Les joueurs d’échecs de Sarajevo Source : Joe Sacco, 2003, The Fixer, Drawn and Quarterly, Londres, planche 1.
Les joueurs d’échecs de Sarajevo
Source : Joe Sacco, 2003, The Fixer,
Drawn and Quarterly, Londres, planche 1.
A la question de la représentation de la ville en guerre dans la bande dessinée, s’ajoute la question de la réception par le lecteur. En fonction de son vécu et de son expérience personnels (ce que le géographe Jean-Pierre Paulet nomme les « filtres de représentations »), le lecteur de ces bandes dessinées ne prêtent pas la même attention et n’entrevoit pas la même symbolique. Par exemple, dans les deux planches qui représentent « Momo et Uzeir » dans The fixer, une histoire de Sarajevo, Joe Sacco ne nomme jamais les tours jumelles. Un lecteur ne connaissant pas intimement la ville de Sarajevo y perçoit la destruction de deux très hautes tours, la hauteur étant marquée dans la bande dessinée par une double apparition où la case fait toute la planche. Par cette utilisation de l’espace de la case et de la planche, Joe Sacco signifie au lecteur que ces lieux sont des hauts-lieux. Cet aspect est renforcé par le dessin de Joe Sacco, qui oppose fortement des visages caricaturés par leurs traits et des paysages particulièrement « réalistes » et détaillés. Mais le lecteur qui ne connaît pas Sarajevo ne voit apparaître la « hauteur » de ces lieux que par cette utilisation de la case et du dessin. Le lecteur connaissant intimement Sarajevo voit, dans ces planches, apparaître les deux tours « Momo et Uzeir » et associe leur symbolique à sa lecture. Les deux tours étaient, en effet, l’un des symboles du multiculturalisme sarajévien avant la guerre. Leurs surnoms sont des prénoms des différentes nationalités qui peuplaient Sarajevo (Uzeir étant un prénom bosniaque et Momo un prénom serbe). D’une hauteur similaire, les deux tours symbolisaient ainsi le komsiluk, le « bon voisinage » qui caractérisait l’habiter sarajévien. Ne sachant quelle tour était Momo et quelle tour était Uzeir, les partisans de la destruction du vivre-ensemble ont détruit les deux tours. La représentation de la ville en guerre dans la bande dessinée est également une affaire de réception.

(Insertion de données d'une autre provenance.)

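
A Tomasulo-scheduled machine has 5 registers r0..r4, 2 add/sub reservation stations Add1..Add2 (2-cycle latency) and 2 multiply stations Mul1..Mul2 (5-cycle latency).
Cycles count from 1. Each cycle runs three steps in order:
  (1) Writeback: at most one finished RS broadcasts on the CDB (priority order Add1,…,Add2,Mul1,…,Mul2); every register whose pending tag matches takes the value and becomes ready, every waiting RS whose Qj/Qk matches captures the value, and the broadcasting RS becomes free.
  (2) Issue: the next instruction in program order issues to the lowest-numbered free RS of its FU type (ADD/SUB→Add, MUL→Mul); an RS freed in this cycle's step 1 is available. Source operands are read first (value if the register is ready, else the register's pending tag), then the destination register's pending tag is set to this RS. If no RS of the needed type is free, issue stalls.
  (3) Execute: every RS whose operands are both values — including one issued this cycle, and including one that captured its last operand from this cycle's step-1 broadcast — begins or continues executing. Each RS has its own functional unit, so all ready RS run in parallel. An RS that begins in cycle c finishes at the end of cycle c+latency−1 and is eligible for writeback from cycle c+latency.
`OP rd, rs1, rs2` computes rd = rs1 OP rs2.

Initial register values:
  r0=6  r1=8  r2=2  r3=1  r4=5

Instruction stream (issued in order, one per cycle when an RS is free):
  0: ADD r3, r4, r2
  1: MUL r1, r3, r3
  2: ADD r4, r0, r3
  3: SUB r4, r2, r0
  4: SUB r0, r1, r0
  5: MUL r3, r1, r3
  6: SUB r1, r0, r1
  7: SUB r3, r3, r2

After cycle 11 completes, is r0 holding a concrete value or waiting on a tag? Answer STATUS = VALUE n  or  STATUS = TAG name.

  c1: issue ADD r3<-Add1  regs: r0:6,r1:8,r2:2,r3:Add1,r4:5
  c2: issue MUL r1<-Mul1  regs: r0:6,r1:Mul1,r2:2,r3:Add1,r4:5
  c3: CDB Add1=7; issue ADD r4<-Add1  regs: r0:6,r1:Mul1,r2:2,r3:7,r4:Add1
  c4: issue SUB r4<-Add2  regs: r0:6,r1:Mul1,r2:2,r3:7,r4:Add2
  c5: CDB Add1=13; issue SUB r0<-Add1  regs: r0:Add1,r1:Mul1,r2:2,r3:7,r4:Add2
  c6: CDB Add2=-4; issue MUL r3<-Mul2  regs: r0:Add1,r1:Mul1,r2:2,r3:Mul2,r4:-4
  c7: issue SUB r1<-Add2  regs: r0:Add1,r1:Add2,r2:2,r3:Mul2,r4:-4
  c8: CDB Mul1=49; stall  regs: r0:Add1,r1:Add2,r2:2,r3:Mul2,r4:-4
  c9: stall  regs: r0:Add1,r1:Add2,r2:2,r3:Mul2,r4:-4
  c10: CDB Add1=43; issue SUB r3<-Add1  regs: r0:43,r1:Add2,r2:2,r3:Add1,r4:-4
  c11: -  regs: r0:43,r1:Add2,r2:2,r3:Add1,r4:-4

STATUS = VALUE 43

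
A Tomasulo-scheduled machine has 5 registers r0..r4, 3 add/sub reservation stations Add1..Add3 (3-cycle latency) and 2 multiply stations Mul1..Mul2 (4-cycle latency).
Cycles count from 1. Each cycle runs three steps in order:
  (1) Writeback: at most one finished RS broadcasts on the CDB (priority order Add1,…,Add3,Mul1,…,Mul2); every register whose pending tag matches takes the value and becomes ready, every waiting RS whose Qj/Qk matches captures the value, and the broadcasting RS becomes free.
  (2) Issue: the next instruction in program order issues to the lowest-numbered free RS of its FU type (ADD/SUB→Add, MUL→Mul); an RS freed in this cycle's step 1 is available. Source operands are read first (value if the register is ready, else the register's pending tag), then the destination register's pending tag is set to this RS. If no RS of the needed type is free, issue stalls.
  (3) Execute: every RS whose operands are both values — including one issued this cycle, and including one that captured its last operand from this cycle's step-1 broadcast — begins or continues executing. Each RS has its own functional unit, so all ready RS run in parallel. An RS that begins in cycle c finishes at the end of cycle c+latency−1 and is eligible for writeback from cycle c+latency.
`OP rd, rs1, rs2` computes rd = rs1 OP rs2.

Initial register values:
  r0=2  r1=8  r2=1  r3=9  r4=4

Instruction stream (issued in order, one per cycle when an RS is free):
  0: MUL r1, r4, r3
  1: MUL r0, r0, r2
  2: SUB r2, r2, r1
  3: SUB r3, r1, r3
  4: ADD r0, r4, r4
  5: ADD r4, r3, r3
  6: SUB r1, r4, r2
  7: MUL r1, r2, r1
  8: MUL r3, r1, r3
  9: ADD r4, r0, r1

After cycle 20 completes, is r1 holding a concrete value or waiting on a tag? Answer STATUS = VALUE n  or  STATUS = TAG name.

  c1: issue MUL r1<-Mul1  regs: r0:2,r1:Mul1,r2:1,r3:9,r4:4
  c2: issue MUL r0<-Mul2  regs: r0:Mul2,r1:Mul1,r2:1,r3:9,r4:4
  c3: issue SUB r2<-Add1  regs: r0:Mul2,r1:Mul1,r2:Add1,r3:9,r4:4
  c4: issue SUB r3<-Add2  regs: r0:Mul2,r1:Mul1,r2:Add1,r3:Add2,r4:4
  c5: CDB Mul1=36; issue ADD r0<-Add3  regs: r0:Add3,r1:36,r2:Add1,r3:Add2,r4:4
  c6: CDB Mul2=2; stall  regs: r0:Add3,r1:36,r2:Add1,r3:Add2,r4:4
  c7: stall  regs: r0:Add3,r1:36,r2:Add1,r3:Add2,r4:4
  c8: CDB Add1=-35; issue ADD r4<-Add1  regs: r0:Add3,r1:36,r2:-35,r3:Add2,r4:Add1
  c9: CDB Add2=27; issue SUB r1<-Add2  regs: r0:Add3,r1:Add2,r2:-35,r3:27,r4:Add1
  c10: CDB Add3=8; issue MUL r1<-Mul1  regs: r0:8,r1:Mul1,r2:-35,r3:27,r4:Add1
  c11: issue MUL r3<-Mul2  regs: r0:8,r1:Mul1,r2:-35,r3:Mul2,r4:Add1
  c12: CDB Add1=54; issue ADD r4<-Add1  regs: r0:8,r1:Mul1,r2:-35,r3:Mul2,r4:Add1
  c13: -  regs: r0:8,r1:Mul1,r2:-35,r3:Mul2,r4:Add1
  c14: -  regs: r0:8,r1:Mul1,r2:-35,r3:Mul2,r4:Add1
  c15: CDB Add2=89  regs: r0:8,r1:Mul1,r2:-35,r3:Mul2,r4:Add1
  c16: -  regs: r0:8,r1:Mul1,r2:-35,r3:Mul2,r4:Add1
  c17: -  regs: r0:8,r1:Mul1,r2:-35,r3:Mul2,r4:Add1
  c18: -  regs: r0:8,r1:Mul1,r2:-35,r3:Mul2,r4:Add1
  c19: CDB Mul1=-3115  regs: r0:8,r1:-3115,r2:-35,r3:Mul2,r4:Add1
  c20: -  regs: r0:8,r1:-3115,r2:-35,r3:Mul2,r4:Add1

STATUS = VALUE -3115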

L’arrivée de Joe Sacco au célèbre Holiday Inn Hotel à côté des tours « Momo et Uzeir », hauts-lieux des paysages de destruction et des espaces médiatiques à Sarajevo Source : Joe Sacco, 2003, The Fixer, Drawn and Quarterly, Londres, planches 12-13.
L’arrivée de Joe Sacco au célèbre Holiday Inn Hotel à côté des tours « Momo et Uzeir », hauts-lieux des paysages de destruction et des espaces médiatiques à Sarajevo
Source : Joe Sacco, 2003, The Fixer, Drawn and Quarterly, Londres, planches 12-13.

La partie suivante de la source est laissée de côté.